25 Jun 2017  |   06:11am IST

Towards a second coming of dharma

Victor Ferrao

Alasdair Macintyre’s work, After Virtue makes a profound analysis of the ethical condition of our contemporary society.  As the name of the book suggests, he says that modern western society has no space for virtues. What it has are practices. But these practices are not animated by virtues. The pursuit of virtues has no room in contemporary society. These practices emanate from emotivism. This means they remain mainly in tune to individual tastes and feelings. Therefore, moral choices become simply differences in tastes. This kind of morality expels common universal moral standards as well as virtues (moral qualities) from human life. Such a morality leads to a raw assertion of power. In this regard, we may think of Fredrick Nietzsche who proposes a pursuit of will to power.  Such crass pursuits of power often culminate into social Darwinism and are a logical outcome of such our moral condition. Following this thread of thought, let us try to recognize the moral condition that is teeming in our country.  Although, Macintyre responds to the moral condition of the western society that he belongs, we can reflect in the light of his ideas and find parallel notions from our society and relate them to recognize the moral condition of our society. Indian society manifests a strong tradition of the pursuit of dharma (righteousness). Dharma animates all human action. When one fails to live up to one’s dharma one will lose ones final destiny (mokxa). This means there are human actions/ practices that can be abstracted from dharma and become un-merit worthy. Thus, in some way dharma provides us the way (marga) and purpose/goal for our life. 

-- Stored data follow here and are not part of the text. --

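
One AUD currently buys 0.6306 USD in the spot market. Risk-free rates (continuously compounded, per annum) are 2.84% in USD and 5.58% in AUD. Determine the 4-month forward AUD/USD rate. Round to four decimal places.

F = S·e^((r_USD − r_AUD)T) = 0.6306 · e^((0.0284 − 0.0558) × 4/12)
= 0.6306 · e^-0.009133 = 0.6306 × 0.990909
F = 0.6249 USD per AUD

0.6249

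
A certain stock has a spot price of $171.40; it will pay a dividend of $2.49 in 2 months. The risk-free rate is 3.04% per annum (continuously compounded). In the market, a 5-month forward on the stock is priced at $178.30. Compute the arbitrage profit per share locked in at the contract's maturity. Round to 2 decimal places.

$7.22 per share

PV(dividends) I = 2.49·e^(−0.0304·2/12) = 2.4774
Fair forward F* = (S − I)·e^(rT) = (171.40 − 2.4774)·e^0.012667 = 168.9226 × 1.012748 = 171.0760
Market $178.30 > fair 171.0760: forward overpriced → cash-and-carry (borrow at r, buy the stock and collect the dividends, short the forward).
Profit at T = |F_mkt − F*| = |178.30 − 171.0760| = $7.22 per share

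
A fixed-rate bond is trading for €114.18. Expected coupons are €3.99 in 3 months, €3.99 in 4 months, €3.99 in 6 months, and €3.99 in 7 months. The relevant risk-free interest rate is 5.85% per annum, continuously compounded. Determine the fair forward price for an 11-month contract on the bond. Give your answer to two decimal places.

€104.04

PV(coupons) I = 3.99·e^(−0.0585·3/12) + 3.99·e^(−0.0585·4/12) + 3.99·e^(−0.0585·6/12) + 3.99·e^(−0.0585·7/12)
I = 3.9321 + 3.9129 + 3.8750 + 3.8561 = 15.5761
F = (S − I)·e^(rT) = (114.18 − 15.5761) · e^(0.0585·11/12)
= 98.6039 · e^0.053625 = 98.6039 × 1.055089 = €104.04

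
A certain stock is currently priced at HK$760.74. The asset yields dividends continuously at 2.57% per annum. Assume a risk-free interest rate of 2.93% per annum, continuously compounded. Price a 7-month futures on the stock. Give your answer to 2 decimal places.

F = S·e^((r − q)T) = 760.74 · e^((0.0293 − 0.0257) × 7/12)
= 760.74 · e^0.002100 = 760.74 × 1.002102
F = HK$762.34

HK$762.34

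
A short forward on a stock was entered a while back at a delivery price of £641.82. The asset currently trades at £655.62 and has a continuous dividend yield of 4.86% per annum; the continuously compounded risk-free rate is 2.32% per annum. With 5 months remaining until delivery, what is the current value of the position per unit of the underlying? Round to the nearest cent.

-£6.83

Current fair forward for the remaining 5 months: F = S·e^((r − q)·T), (r − q) = 0.0232 − 0.0486 = -0.0254
F = 655.62 · e^(-0.0254 × 5/12) = 655.62 × 0.989472 = 648.7176
Value of long forward = (F − K)·e^(−rT) = (648.7176 − 641.82) · e^(−0.0232·5/12)
= 6.8976 × 0.990380 = 6.83
Short position value = −(long value) = -£6.83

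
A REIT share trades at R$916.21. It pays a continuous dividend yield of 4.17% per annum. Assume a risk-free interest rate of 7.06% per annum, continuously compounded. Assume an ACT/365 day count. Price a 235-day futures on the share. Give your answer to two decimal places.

R$933.42

F = S·e^((r − q)T) = 916.21 · e^((0.0706 − 0.0417) × 235/365)
= 916.21 · e^0.018607 = 916.21 × 1.018781
F = R$933.42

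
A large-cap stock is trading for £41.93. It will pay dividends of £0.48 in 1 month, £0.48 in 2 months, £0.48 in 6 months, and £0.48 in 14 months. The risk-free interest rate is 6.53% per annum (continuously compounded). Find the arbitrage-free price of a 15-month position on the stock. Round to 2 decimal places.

PV(dividends) I = 0.48·e^(−0.0653·1/12) + 0.48·e^(−0.0653·2/12) + 0.48·e^(−0.0653·6/12) + 0.48·e^(−0.0653·14/12)
I = 0.4774 + 0.4748 + 0.4646 + 0.4448 = 1.8616
F = (S − I)·e^(rT) = (41.93 − 1.8616) · e^(0.0653·15/12)
= 40.0684 · e^0.081625 = 40.0684 × 1.085049 = £43.48

£43.48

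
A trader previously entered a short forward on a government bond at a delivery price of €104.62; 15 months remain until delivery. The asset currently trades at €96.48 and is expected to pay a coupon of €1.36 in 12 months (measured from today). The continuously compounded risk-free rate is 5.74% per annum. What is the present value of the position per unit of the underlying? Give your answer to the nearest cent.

€2.18

PV(remaining coupons) I = 1.36·e^(−0.0574·12/12) = 1.2841
Current forward F = (S − I)·e^(rT) = (96.48 − 1.2841)·e^(0.0574·15/12) = 95.1959 × 1.074387 = 102.2772
Value (long) = (F − K)·e^(−rT) = (102.2772 − 104.62) × 0.930764 = -2.1806
Short position value = −(long value) = €2.18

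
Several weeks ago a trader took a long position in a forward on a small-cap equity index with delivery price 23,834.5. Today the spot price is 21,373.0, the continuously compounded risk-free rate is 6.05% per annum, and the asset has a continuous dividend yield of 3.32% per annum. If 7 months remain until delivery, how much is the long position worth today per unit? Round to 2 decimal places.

Current fair forward for the remaining 7 months: F = S·e^((r − q)·T), (r − q) = 0.0605 − 0.0332 = 0.0273
F = 21373.0 · e^(0.0273 × 7/12) = 21373.0 × 1.01605248 = 21716.0897
Value of long forward = (F − K)·e^(−rT) = (21716.0897 − 23834.5) · e^(−0.0605·7/12)
= -2118.4103 × 0.96532382 = -2044.95

-2044.95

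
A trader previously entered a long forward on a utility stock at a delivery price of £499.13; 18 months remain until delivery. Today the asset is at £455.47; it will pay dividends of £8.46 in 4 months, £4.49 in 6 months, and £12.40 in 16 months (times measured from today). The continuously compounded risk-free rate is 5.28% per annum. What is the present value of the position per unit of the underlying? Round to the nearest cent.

-£29.90

PV(remaining dividends) I = 8.46·e^(−0.0528·4/12) + 4.49·e^(−0.0528·6/12) + 12.40·e^(−0.0528·16/12) = 24.2425
Current forward F = (S − I)·e^(rT) = (455.47 − 24.2425)·e^(0.0528·18/12) = 431.2275 × 1.082421 = 466.7697
Value (long) = (F − K)·e^(−rT) = (466.7697 − 499.13) × 0.923855 = -29.8962
Value = -£29.90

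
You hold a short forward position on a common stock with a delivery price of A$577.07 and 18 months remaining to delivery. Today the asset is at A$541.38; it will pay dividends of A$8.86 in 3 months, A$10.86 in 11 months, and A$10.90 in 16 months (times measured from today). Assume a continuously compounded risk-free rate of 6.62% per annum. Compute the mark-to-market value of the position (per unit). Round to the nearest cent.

A$10.05

PV(remaining dividends) I = 8.86·e^(−0.0662·3/12) + 10.86·e^(−0.0662·11/12) + 10.90·e^(−0.0662·16/12) = 28.9143
Current forward F = (S − I)·e^(rT) = (541.38 − 28.9143)·e^(0.0662·18/12) = 512.4657 × 1.104398 = 565.9661
Value (long) = (F − K)·e^(−rT) = (565.9661 − 577.07) × 0.905471 = -10.0543
Short position value = −(long value) = A$10.05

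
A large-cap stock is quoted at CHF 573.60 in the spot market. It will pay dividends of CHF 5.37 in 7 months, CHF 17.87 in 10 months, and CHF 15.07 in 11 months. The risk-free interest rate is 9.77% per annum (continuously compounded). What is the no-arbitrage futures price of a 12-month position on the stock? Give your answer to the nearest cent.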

Unfortunately, the politico-moral condition in our society seems to indicate that we are moving away from its alignment with dharma. We seem to have stepped into a moral state that may be described as a post-dharma era. We may name our plight by following Macintyre and call the situation that afflicts us as ‘after Dharma’. Maybe, our PM Modi clearly hinted at it when he declared the coming of new India soon after the tremendous victory of BJP in UP.  In a Post-dharma era, we still have practices but we seem to have lost sight of dharma. That is why we may have become captive to emotive issues like cow protection when the 21st century India has several other urgent issues that require our attention. The investment of our energy in cow protection has often led us to forget the sacredness of human life. The life of a human being has lost its value while the value of the holy cow has grown by leaps and bounds.  This situation seems to indicate a loss of primary dharma. We seem to have lost our moral compass and often choose cow protection as the highest value in comparison to the life of a human being. The issue is not about cow protection but it is more about the means chosen for cow protection. The violent and illegal means illustrate the loss of dharma. The violence that includes heinous crimes like murder unfortunately has become a means of cow protection and is a clear indication of our abandonment of dharma. Such a loss of dharma impoverishes Hinduism. Hence, some among us might even hold that we have indeed moved into a new India that takes us into what may be described as an era ‘after Hinduism’ or time of degeneration of Hinduism.     

The death of dharma that we find in our society is similar to the death of God in the western society. Nietzsche declared the death of God and said that we humans have killed him.  Maybe we have to admit our role in the reining loss of dharma in our society. In India, we have not come to the death of God but have willingly embraced the death of man (woman). In the rising of the holy cow, we have the unholy dyeing of humans. Hence, the loss of dharma takes us to the death of humans. Human being is no longer an end in itself but has become a means to attain what one deems as sacred and ascribe high value. That is why our society is becoming more and more heartless and intolerant where human life has lost its sacredness and dignity. The statecraft of the reigning ruling dispensation seems to be in tune with this loss of the value of life of an ordinary citizen in our country. Hence, we have practices. They are religious, economic, political and other. But we lack dharma that animates them.  Thus, without being cynical, we must face this loss of dharma that afflicts all areas of our life today. This loss also affects democracy. It may not be wrong to say that we are in an era that may be called:  ‘after democracy’. 

The hollowing of democracy    is visible everywhere. We have democratic institutions and practices. But we lack democracy. We have elections yet we lack ethical elections. We often sell our vote for a price to dubious candidates and parties.  This also confirms the sate of loss of dharma that we are facing today.  A sense of loss can trigger recovery. The loss of dharma unfortunately was mainly a result of a quest for a recovery of other losses that some of us felt in our complex encounter with colonization as well as the pursuit of neo-liberal economy (a form of neo-colonization) by recent Governments . A reactive recovery of the losses can result in a greater loss. Thus for instance, a violent recovery of loss that informs cow protection becomes a huge loss to genuine Hinduism.  Recent demand to dump democracy so as to establish Hindu Rashtra in our country is yet another indicator of the death of dharma in our country.  This loss of dharma shows that ruling BJP is trapped into a ‘Paradox of Power’.  Although, it has become a dominant force, it clearly has not power over the unreasonable and monstrous passions unleashed by the right wing forces. These forces seem to say ‘if not now then when?’ The tiger that is nurtured by the BJP has come back to bite it.   Hence, it’s both urgent and inevitable to bring about a second coming of dharma in our society.